The operating method is referred to the operating method in example 1, with the difference that: and (4) raising the temperature of the air subjected to the primary heat exchange in the step (3) to 100 ℃.

The heat storage rod in the embodiment is not provided with the annular groove, so that the heat exchange efficiency is low.

Example 5:

the embodiment provides a long-distance mobile energy storage system with a heat storage rod and an operation method thereof, and the mobile energy storage system is as follows, with reference to the mobile energy storage system in embodiment 1, and the difference is only that: the annular grooves 43 between the necking sections 42 at the two ends of the heat storage rod 4 are uniformly distributed, and all the annular grooves 43 have the same width and the same depth.

The operating method is referred to the operating method in example 1, with the difference that: and (4) raising the temperature of the air subjected to the primary heat exchange in the step (3) to 200 ℃.

The homogenization setting of annular groove in this embodiment leads to heat exchange efficiency to be lower.

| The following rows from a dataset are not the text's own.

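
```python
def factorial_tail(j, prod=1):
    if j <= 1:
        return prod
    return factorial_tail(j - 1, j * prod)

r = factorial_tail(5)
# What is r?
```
Call trace:
factorial_tail(j=5, prod=1)
  factorial_tail(j=4, prod=5)
    factorial_tail(j=3, prod=20)
      factorial_tail(j=2, prod=60)
        factorial_tail(j=1, prod=120)
        -> return 120
      -> return 120
    -> return 120
  -> return 120
-> return 120

Final answer: 120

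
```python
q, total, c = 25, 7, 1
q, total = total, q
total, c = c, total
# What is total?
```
Trace:
  q=25, total=7, c=1
  q=7, total=25, c=1
  q=7, total=1, c=25

Final answer: 1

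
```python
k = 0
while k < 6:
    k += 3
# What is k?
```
Trace:
  k=0
  k=3
  k=6

Final answer: 6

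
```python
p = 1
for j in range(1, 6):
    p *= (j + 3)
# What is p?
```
Trace:
  p=1
  p=4, j=1
  p=20, j=2
  p=120, j=3
  p=840, j=4
  p=6720, j=5

Final answer: 6720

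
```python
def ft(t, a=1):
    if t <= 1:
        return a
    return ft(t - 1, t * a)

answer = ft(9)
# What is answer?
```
Call trace:
ft(t=9, a=1)
  ft(t=8, a=9)
    ft(t=7, a=72)
      ft(t=6, a=504)
        ft(t=5, a=3024)
          ft(t=4, a=15120)
            ft(t=3, a=60480)
              ft(t=2, a=181440)
                ft(t=1, a=362880)
                -> return 362880
              -> return 362880
            -> return 362880
          -> return 362880
        -> return 362880
      -> return 362880
    -> return 362880
  -> return 362880
-> return 362880

Final answer: 362880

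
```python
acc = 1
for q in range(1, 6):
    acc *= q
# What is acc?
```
Trace:
  acc=1
  acc=1, q=1
  acc=2, q=2
  acc=6, q=3
  acc=24, q=4
  acc=120, q=5

Final answer: 120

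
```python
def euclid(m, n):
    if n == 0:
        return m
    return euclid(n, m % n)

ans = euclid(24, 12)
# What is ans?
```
Call trace:
euclid(m=24, n=12)
  euclid(m=12, n=0)
  -> return 12
-> return 12

Final answer: 12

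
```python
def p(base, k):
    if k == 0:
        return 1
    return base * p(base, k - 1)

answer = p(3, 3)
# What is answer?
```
Call trace:
p(base=3, k=3)
  p(base=3, k=2)
    p(base=3, k=1)
      p(base=3, k=0)
      -> return 1
    -> return 3
  -> return 9
-> return 27

Final answer: 27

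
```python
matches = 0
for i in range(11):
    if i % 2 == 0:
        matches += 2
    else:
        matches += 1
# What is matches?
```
Trace:
  matches=0
  matches=2, i=0
  matches=3, i=1
  matches=5, i=2
  matches=6, i=3
  matches=8, i=4
  matches=9, i=5
  matches=11, i=6
  matches=12, i=7
  matches=14, i=8
  matches=15, i=9
  matches=17, i=10

Final answer: 17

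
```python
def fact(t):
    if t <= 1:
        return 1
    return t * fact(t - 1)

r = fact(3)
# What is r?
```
Call trace:
fact(t=3)
  fact(t=2)
    fact(t=1)
    -> return 1
  -> return 2
-> return 6

Final answer: 6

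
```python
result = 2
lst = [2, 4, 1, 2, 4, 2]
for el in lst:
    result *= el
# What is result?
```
Trace:
  result=2
  result=4, el=2
  result=16, el=4
  result=16, el=1
  result=32, el=2
  result=128, el=4
  result=256, el=2

Final answer: 256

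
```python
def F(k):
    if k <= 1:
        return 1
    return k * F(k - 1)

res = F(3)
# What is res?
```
Call trace:
F(k=3)
  F(k=2)
    F(k=1)
    -> return 1
  -> return 2
-> return 6

Final answer: 6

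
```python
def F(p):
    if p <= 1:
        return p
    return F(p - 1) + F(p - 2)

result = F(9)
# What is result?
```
Call trace (a repeated sub-call is expanded the first time; later identical calls just restate its return value):
F(p=9)
  F(p=8)
    F(p=7)
      F(p=6)
        F(p=5)
          F(p=4)
            F(p=3)
              F(p=2)
                F(p=1)
                -> return 1
                F(p=0)
                -> return 0
              -> return 1
              F(p=1)
              -> return 1
            -> return 2
            F(p=2) -> return 1  (same call as traced above)
          -> return 3
          F(p=3) -> return 2  (same call as traced above)
        -> return 5
        F(p=4) -> return 3  (same call as traced above)
      -> return 8
      F(p=5) -> return 5  (same call as traced above)
    -> return 13
    F(p=6) -> return 8  (same call as traced above)
  -> return 21
  F(p=7) -> return 13  (same call as traced above)
-> return 34

Final answer: 34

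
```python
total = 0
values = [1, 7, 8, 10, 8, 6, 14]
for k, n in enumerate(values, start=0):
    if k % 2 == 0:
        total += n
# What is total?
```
Trace:
  total=0
  total=1, k=0, n=1
  total=1, k=1, n=7
  total=9, k=2, n=8
  total=9, k=3, n=10
  total=17, k=4, n=8
  total=17, k=5, n=6
  total=31, k=6, n=14

Final answer: 31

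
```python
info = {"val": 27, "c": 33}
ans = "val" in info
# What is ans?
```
Trace:
  info={'val': 27, 'c': 33}
  info={'val': 27, 'c': 33}, ans=True

Final answer: True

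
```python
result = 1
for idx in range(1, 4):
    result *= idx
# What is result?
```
Trace:
  result=1
  result=1, idx=1
  result=2, idx=2
  result=6, idx=3

Final answer: 6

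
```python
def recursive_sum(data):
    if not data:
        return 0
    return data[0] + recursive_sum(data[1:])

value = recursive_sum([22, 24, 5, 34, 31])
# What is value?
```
Call trace:
recursive_sum(data=[22, 24, 5, 34, 31])
  recursive_sum(data=[24, 5, 34, 31])
    recursive_sum(data=[5, 34, 31])
      recursive_sum(data=[34, 31])
        recursive_sum(data=[31])
          recursive_sum(data=[])
          -> return 0
        -> return 31
      -> return 65
    -> return 70
  -> return 94
-> return 116

Final answer: 116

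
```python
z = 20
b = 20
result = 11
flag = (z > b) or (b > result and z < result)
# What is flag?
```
Trace:
  z=20
  z=20, b=20
  z=20, b=20, result=11
  z=20, b=20, result=11, flag=False

Final answer: False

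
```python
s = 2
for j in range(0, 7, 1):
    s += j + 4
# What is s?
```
Trace:
  s=2
  s=6, j=0
  s=11, j=1
  s=17, j=2
  s=24, j=3
  s=32, j=4
  s=41, j=5
  s=51, j=6

Final answer: 51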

It can be seen from the above embodiments that the mobile energy storage system of the invention adopts the heat storage rod as the heat storage element, and the waiting time of the conveying unit in the processes of heat charging and heat releasing is greatly reduced by flexibly loading and unloading the heat storage rod among the heat storage unit, the conveying unit and the heat releasing unit; the mobile energy storage system adopts cylindrical heat storage rods with rolling advantages and obliquely arranged rails, each heat storage rod freely falls along the rails by means of the gravity effect, the heat storage rods are rapidly and orderly filled into the heat storage units, the conveying units and the heat release units, and the heat storage and release efficiency of the mobile heat storage system is further improved; the mobile energy storage system comprehensively optimizes the structure of the energy storage system, effectively improves the daily storage and heat release circulation efficiency of the mobile heat storage system, reduces the comprehensive operation cost, and has better industrial application prospect.

The applicant states that the present invention is illustrated by the above embodiments, but the present invention is not limited to the above systems and detailed methods, i.e. it is not meant that the present invention must rely on the above systems and detailed methods for implementation. It will be apparent to those skilled in the art that any modifications to the present invention, equivalents thereof, additions of additional operations, selection of specific ways, etc., are within the scope and disclosure of the present invention.